Every time you donate to the Canadian Federation of Humane Societies, you are helping us win the fight for the highest levels of animal welfare in Canada.  You help us represent the values of Canadians and show our policy-makers that animals and their well-being matter to people across this land.  Thank you for trusting us to be your powerful voice for animals!

With a donation you can help us make the animals raised on farms a priority so that they do not suffer and they enjoy a life worth living.

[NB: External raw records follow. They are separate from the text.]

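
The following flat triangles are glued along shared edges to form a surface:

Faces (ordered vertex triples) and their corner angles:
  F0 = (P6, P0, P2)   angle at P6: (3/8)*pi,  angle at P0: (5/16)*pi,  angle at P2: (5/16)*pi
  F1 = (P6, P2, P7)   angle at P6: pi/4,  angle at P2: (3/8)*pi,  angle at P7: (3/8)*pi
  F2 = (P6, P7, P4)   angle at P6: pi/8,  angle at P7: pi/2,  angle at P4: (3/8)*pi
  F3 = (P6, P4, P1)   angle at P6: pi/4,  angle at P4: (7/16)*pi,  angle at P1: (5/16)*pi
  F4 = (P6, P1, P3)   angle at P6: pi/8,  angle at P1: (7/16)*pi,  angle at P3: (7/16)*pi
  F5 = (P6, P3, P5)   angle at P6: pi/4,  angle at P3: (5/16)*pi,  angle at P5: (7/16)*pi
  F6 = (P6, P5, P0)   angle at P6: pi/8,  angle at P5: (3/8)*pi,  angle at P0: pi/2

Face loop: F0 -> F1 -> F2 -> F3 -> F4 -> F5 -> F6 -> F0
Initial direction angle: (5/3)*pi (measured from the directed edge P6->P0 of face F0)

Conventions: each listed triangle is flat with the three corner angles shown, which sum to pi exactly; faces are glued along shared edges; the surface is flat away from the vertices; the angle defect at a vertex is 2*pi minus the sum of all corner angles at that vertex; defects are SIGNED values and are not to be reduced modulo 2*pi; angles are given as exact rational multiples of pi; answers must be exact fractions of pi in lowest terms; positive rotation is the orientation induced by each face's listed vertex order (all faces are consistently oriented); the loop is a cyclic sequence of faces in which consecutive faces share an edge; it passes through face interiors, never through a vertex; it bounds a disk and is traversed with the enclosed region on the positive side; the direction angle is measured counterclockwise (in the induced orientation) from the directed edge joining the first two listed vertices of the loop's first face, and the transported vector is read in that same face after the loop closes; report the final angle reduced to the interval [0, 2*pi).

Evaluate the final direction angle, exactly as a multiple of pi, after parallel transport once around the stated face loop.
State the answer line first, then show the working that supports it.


Answer: final direction angle = pi/6

enclosed vertex P6: corner angles sum to (3/2)*pi, defect = 2*pi - (3/2)*pi = pi/2
by Gauss-Bonnet the loop rotates the vector by the enclosed defect sum (positive orientation, mod 2*pi)
final angle = (5/3)*pi + pi/2 = pi/6 (mod 2*pi)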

Your donation will ensure five simple things for farm animals:  

1) Access to fresh water and a diet that maintains their health

2) Appropriate shelter and a comfortable resting area

3) Prevention and rapid diagnoses of injuries and disease

4) Sufficient space and proper facilities so they can express natural behaviours and the   

    company of their own kind and;

5) Conditions and treatment that avoid mental suffering.

CFHS continues to lead the charge on three additional Codes of Practice for farmed animals, which are currently in development.  We can only stay at the table and continue to speak up for farm animals with your monetary donation to support this vital work.

Sincerely,

Barbara Cartwright

Chief Executive Officer

P.S.  I want to wish you a happy and prosperous 2017 and let you know that we will continue to fight for what you’ve told us is important to you, a Canada where all animals have a life worth living.